In past posts on this subject, I have attributed the Able Danger SNAFUs to the wall of separation between Foreign and domestic intelligence agencies created by Clinton Administration Assistant Attorney General Jamie Gorelick. That attribution was probably an error on my part. Looking at this situation again, I think that the civilian leadership personnel in the Defense Department of that time were unclear on certain aspects of the Able Danger program that fell under the Intelligence Oversight Laws and chose to err on the safe side of those laws. Had 9/11 not happened, it would have been a reasonably good decision. (Anyone who reads this blog regularly knows that I’m no Clinton apologist.)

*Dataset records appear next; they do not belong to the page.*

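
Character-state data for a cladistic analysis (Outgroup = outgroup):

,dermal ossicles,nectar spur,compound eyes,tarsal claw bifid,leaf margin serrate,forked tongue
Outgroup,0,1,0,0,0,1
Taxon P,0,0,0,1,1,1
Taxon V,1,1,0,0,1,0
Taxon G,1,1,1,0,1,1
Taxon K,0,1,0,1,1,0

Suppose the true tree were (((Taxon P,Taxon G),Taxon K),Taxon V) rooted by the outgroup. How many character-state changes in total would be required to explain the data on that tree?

9

Map each character onto (((Taxon P,Taxon G),Taxon K),Taxon V) (rooted by Outgroup) and count the minimum state changes it requires (Fitch parsimony):
dermal ossicles: 2; nectar spur: 1; compound eyes: 1; tarsal claw bifid: 2; leaf margin serrate: 1; forked tongue: 2.
Total tree length = 9.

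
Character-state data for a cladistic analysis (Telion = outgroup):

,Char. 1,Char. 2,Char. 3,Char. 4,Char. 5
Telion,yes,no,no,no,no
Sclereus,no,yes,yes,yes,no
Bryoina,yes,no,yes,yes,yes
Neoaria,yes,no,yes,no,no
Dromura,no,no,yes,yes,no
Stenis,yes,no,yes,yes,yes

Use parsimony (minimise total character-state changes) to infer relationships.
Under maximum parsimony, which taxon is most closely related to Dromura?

Sclereus

Character polarity is set by the outgroup: the derived state is whichever differs from the outgroup's state, so for Char. 1 the derived state is 'no', and for the remaining characters it is 'yes'.
Char. 1: derived state 'no' in Dromura and Sclereus only — synapomorphy for {Dromura, Sclereus}.
Char. 2 (derived state 'yes') is unique to Sclereus (autapomorphy; uninformative for grouping).
Char. 3 (derived state 'yes') is shared by all ingroup taxa — unites the whole ingroup.
Char. 4 (derived state 'yes') is shared by Bryoina, Dromura, Sclereus, and Stenis — a synapomorphy uniting that clade.
Char. 5: derived state 'yes' in Bryoina and Stenis only — synapomorphy for {Bryoina, Stenis}.
Most parsimonious ingroup topology: (((Sclereus,Dromura),(Bryoina,Stenis)),Neoaria).
Dromura and Sclereus form a cherry on this tree, so they are sister taxa.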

The Defense Department has been between a rock and a hard place for about forty years. It implemented Intelligence Oversight to curb the government excesses of the 60’s and 70’s* and now that decision has turned around to bite all of us in the butt. The decisions of thirty years ago, of five years ago and of today are not—for the most part--being criticized fairly because sometimes consequences are unforeseen—unless people are accusing the DOD of the inability to tell the future with pinpoint accuracy. That’s what people like Senate Judiciary Committee Chairman Arlen Specter (R-PA; who is real getting on my nerves) and certain members of the right side of the blogophere seem to be doing. The Pentagon is doing its job when it seeks to protect potentially classified information and shouldn’t been castigated for excessive secrecy and caution because of it; there no such thing as transparent intelligence. It’s also doing its job when it seeks to protect the rights of citizens and guests in this country. Which one do you want the most? You can't have both to the nth degree.
We are sure to see, however, whether the rather honest—if detrimental—mistake of letting Mohamed Atta be is related to the reason(s) 9/11 Commission left all references to Able Danger out of its report.
Continuous updates at The Strata-Sphere, though his conclusions are different than mine.
*Here is the reason for the implementation of Intelligence Oversight.
The perceived need for a Department of Defense (DoD) Intelligence Oversight (IO) program came about as a result of certain activities conducted by DoD intelligence and counter-intelligence units against U.S. persons involved in the Civil Rights and anti-Vietnam War movements. During the 1960s and 1970s, the United States experienced significant civil demonstrations from protesters associated with these movements. Some of these demonstrations were believed to be beyond the ability of civilian authorities to control, and military forces were used to assist in the restoration of order. Units deploying for this purpose discovered they needed basic pre-deployment intelligence to perform their missions. The Army, designated as executive agent for providing aid to civilian authorities, requested assistance from the Federal Bureau of Investigation (FBI). When the FBI was unable to provide the information needed, the Army began collecting it. Over time, this collection mushroomed and led to abuse of the Constitutional rights of our citizens.